For my Virginia Tech Project & Report I am on a team developing a fixed wing vehicle that can fly, land on water, operate near the surface while submerged, and then relaunch back to flight. The challenge is building a system that can survive and function across two very different environments, so I am focusing on the full architecture that makes that possible: buoyancy and ballast control, pressure based depth sensing, waterproof packaging, and safe mode transitions between air and water operation. The project is being developed with a staged validation plan that moves from bench testing to dry runs and then controlled water trials, with each test informing the next design iteration.
November 2025 - May 2026
RoboClose was my Georgia Tech capstone project where I led technical integration for a mechatronic arterial closure device designed to improve access to catheterization procedures. The system combined mechanical design with embedded control and sensor feedback, including motor driven actuation and a pulse oximetry-based feedback loop that guided operation based on patient signals. I coordinated integration across mechanical and electrical subsystems and helped drive the prototype through iterative testing and refinement. Our team won first place in Georgia Tech’s interdisciplinary capstone competition, recognizing both the technical execution and the impact of the concept.

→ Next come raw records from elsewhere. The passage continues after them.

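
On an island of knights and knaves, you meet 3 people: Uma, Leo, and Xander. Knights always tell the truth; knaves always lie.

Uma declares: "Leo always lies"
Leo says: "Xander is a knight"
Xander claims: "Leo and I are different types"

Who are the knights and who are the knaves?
Uma is a knight.
Leo is a knave.
Xander is a knave.

Verification:
- Uma (knight) says "Leo always lies" - this is TRUE because Leo is a knave.
- Leo (knave) says "Xander is a knight" - this is FALSE (a lie) because Xander is a knave.
- Xander (knave) says "Leo and I are different types" - this is FALSE (a lie) because Xander is a knave and Leo is a knave.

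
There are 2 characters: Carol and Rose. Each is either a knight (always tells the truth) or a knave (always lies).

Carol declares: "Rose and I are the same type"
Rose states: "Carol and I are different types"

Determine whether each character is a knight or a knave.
Carol is a knave.
Rose is a knight.

Verification:
- Carol (knave) says "Rose and I are the same type" - this is FALSE (a lie) because Carol is a knave and Rose is a knight.
- Rose (knight) says "Carol and I are different types" - this is TRUE because Rose is a knight and Carol is a knave.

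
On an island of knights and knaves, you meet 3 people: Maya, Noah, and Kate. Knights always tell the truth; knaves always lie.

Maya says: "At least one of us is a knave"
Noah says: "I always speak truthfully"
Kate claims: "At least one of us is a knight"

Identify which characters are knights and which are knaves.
Maya is a knight.
Noah is a knave.
Kate is a knight.

Verification:
- Maya (knight) says "At least one of us is a knave" - this is TRUE because Noah is a knave.
- Noah (knave) says "I always speak truthfully" - this is FALSE (a lie) because Noah is a knave.
- Kate (knight) says "At least one of us is a knight" - this is TRUE because Maya and Kate are knights.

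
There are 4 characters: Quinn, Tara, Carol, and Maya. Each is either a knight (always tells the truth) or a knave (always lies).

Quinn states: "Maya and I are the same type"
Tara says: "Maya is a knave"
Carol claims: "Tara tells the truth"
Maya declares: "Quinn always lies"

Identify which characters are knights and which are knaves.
Quinn is a knave.
Tara is a knave.
Carol is a knave.
Maya is a knight.

Verification:
- Quinn (knave) says "Maya and I are the same type" - this is FALSE (a lie) because Quinn is a knave and Maya is a knight.
- Tara (knave) says "Maya is a knave" - this is FALSE (a lie) because Maya is a knight.
- Carol (knave) says "Tara tells the truth" - this is FALSE (a lie) because Tara is a knave.
- Maya (knight) says "Quinn always lies" - this is TRUE because Quinn is a knave.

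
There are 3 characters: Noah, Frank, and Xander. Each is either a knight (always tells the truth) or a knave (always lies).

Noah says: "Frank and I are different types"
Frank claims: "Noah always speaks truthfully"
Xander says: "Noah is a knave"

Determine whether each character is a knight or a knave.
Noah is a knave.
Frank is a knave.
Xander is a knight.

Verification:
- Noah (knave) says "Frank and I are different types" - this is FALSE (a lie) because Noah is a knave and Frank is a knave.
- Frank (knave) says "Noah always speaks truthfully" - this is FALSE (a lie) because Noah is a knave.
- Xander (knight) says "Noah is a knave" - this is TRUE because Noah is a knave.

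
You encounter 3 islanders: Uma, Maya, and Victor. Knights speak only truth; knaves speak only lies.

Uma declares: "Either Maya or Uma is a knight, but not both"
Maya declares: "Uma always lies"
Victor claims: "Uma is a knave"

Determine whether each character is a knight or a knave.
Uma is a knight.
Maya is a knave.
Victor is a knave.

Verification:
- Uma (knight) says "Either Maya or Uma is a knight, but not both" - this is TRUE because Maya is a knave and Uma is a knight.
- Maya (knave) says "Uma always lies" - this is FALSE (a lie) because Uma is a knight.
- Victor (knave) says "Uma is a knave" - this is FALSE (a lie) because Uma is a knight.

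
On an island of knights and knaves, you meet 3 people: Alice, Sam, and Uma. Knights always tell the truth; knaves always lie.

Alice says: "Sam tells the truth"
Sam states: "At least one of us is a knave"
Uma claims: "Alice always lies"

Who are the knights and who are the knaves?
Alice is a knight.
Sam is a knight.
Uma is a knave.

Verification:
- Alice (knight) says "Sam tells the truth" - this is TRUE because Sam is a knight.
- Sam (knight) says "At least one of us is a knave" - this is TRUE because Uma is a knave.
- Uma (knave) says "Alice always lies" - this is FALSE (a lie) because Alice is a knight.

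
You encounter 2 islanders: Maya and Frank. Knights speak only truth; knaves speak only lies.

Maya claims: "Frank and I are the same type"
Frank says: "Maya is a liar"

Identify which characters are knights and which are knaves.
Maya is a knave.
Frank is a knight.

Verification:
- Maya (knave) says "Frank and I are the same type" - this is FALSE (a lie) because Maya is a knave and Frank is a knight.
- Frank (knight) says "Maya is a liar" - this is TRUE because Maya is a knave.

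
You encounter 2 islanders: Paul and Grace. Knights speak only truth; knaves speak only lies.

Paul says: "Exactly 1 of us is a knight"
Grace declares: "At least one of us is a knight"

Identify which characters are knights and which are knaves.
Paul is a knave.
Grace is a knave.

Verification:
- Paul (knave) says "Exactly 1 of us is a knight" - this is FALSE (a lie) because there are 0 knights.
- Grace (knave) says "At least one of us is a knight" - this is FALSE (a lie) because no one is a knight.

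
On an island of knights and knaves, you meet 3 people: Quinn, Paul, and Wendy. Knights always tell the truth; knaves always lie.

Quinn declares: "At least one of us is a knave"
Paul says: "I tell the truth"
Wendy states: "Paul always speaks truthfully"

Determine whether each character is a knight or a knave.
Quinn is a knight.
Paul is a knave.
Wendy is a knave.

Verification:
- Quinn (knight) says "At least one of us is a knave" - this is TRUE because Paul and Wendy are knaves.
- Paul (knave) says "I tell the truth" - this is FALSE (a lie) because Paul is a knave.
- Wendy (knave) says "Paul always speaks truthfully" - this is FALSE (a lie) because Paul is a knave.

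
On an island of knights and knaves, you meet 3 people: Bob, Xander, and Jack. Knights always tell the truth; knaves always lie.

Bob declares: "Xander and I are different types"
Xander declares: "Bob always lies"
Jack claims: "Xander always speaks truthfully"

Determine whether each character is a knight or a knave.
Bob is a knight.
Xander is a knave.
Jack is a knave.

Verification:
- Bob (knight) says "Xander and I are different types" - this is TRUE because Bob is a knight and Xander is a knave.
- Xander (knave) says "Bob always lies" - this is FALSE (a lie) because Bob is a knight.
- Jack (knave) says "Xander always speaks truthfully" - this is FALSE (a lie) because Xander is a knave.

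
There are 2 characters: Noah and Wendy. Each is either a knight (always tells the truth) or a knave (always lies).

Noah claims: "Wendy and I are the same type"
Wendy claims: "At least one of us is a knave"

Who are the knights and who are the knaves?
Noah is a knave.
Wendy is a knight.

Verification:
- Noah (knave) says "Wendy and I are the same type" - this is FALSE (a lie) because Noah is a knave and Wendy is a knight.
- Wendy (knight) says "At least one of us is a knave" - this is TRUE because Noah is a knave.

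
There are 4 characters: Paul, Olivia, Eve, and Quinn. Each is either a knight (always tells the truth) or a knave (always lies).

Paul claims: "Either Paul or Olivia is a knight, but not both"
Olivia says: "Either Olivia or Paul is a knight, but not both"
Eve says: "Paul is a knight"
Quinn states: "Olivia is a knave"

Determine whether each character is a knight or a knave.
Paul is a knave.
Olivia is a knave.
Eve is a knave.
Quinn is a knight.

Verification:
- Paul (knave) says "Either Paul or Olivia is a knight, but not both" - this is FALSE (a lie) because Paul is a knave and Olivia is a knave.
- Olivia (knave) says "Either Olivia or Paul is a knight, but not both" - this is FALSE (a lie) because Olivia is a knave and Paul is a knave.
- Eve (knave) says "Paul is a knight" - this is FALSE (a lie) because Paul is a knave.
- Quinn (knight) says "Olivia is a knave" - this is TRUE because Olivia is a knave.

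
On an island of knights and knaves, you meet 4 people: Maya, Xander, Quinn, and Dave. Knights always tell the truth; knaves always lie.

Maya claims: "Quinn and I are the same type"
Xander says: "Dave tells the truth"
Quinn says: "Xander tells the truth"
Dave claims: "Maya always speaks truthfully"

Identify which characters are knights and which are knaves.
Maya is a knight.
Xander is a knight.
Quinn is a knight.
Dave is a knight.

Verification:
- Maya (knight) says "Quinn and I are the same type" - this is TRUE because Maya is a knight and Quinn is a knight.
- Xander (knight) says "Dave tells the truth" - this is TRUE because Dave is a knight.
- Quinn (knight) says "Xander tells the truth" - this is TRUE because Xander is a knight.
- Dave (knight) says "Maya always speaks truthfully" - this is TRUE because Maya is a knight.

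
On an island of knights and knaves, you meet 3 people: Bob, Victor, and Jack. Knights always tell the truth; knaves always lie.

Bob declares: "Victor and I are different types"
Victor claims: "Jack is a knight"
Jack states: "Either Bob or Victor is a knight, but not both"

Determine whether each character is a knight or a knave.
Bob is a knave.
Victor is a knave.
Jack is a knave.

Verification:
- Bob (knave) says "Victor and I are different types" - this is FALSE (a lie) because Bob is a knave and Victor is a knave.
- Victor (knave) says "Jack is a knight" - this is FALSE (a lie) because Jack is a knave.
- Jack (knave) says "Either Bob or Victor is a knight, but not both" - this is FALSE (a lie) because Bob is a knave and Victor is a knave.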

August 2023 - December 2023
With free time, spare parts, and a desire to test my electrical/mechanical integration skills, I built a Bluetooth-controlled RC car to drive around my apartment from my computer. I designed the chassis and body in Fusion 360, assembled the drivetrain and electronics, and wrote Arduino code to control steering and throttle from my laptop using an HC-06 Bluetooth module. Key takeaways were packaging and wiring discipline, solder joint reliability, power distribution, and debugging at the hardware–software boundary.
March 2023
I contributed to research with a wearable patch capable of capturing heart and lung sound data for ambulatory monitoring and biometric authentication research. I helped build and test the patch using nanocomponent based sensing elements with elastomer encapsulation, then supported end to end data collection on more than 40 participants. After collection, I processed raw heart sound signals using digital signal processing to clean, segment, and extract usable features from noisy data. That processed data fed machine learning workflows used to identify biometric markers and distinguish individual user profiles, and the work contributed to a publication in Advanced Sensors Research.
May 2021 - May 2022
I built a wearable proximity alert device designed to help visually impaired users detect nearby obstacles in unfamiliar environments. I designed the enclosure and mounting approach in Fusion 360, integrated an ultrasonic distance sensor, and programmed an Arduino to convert distance readings into simple feedback through a buzzer. I assembled and soldered the electronics, then iterated through prototyping and basic testing to improve reliability, response behavior, and usability. This was a full concept-to-prototype team project, and it taught me a lot about packaging, sensor integration, and designing around real user constraints.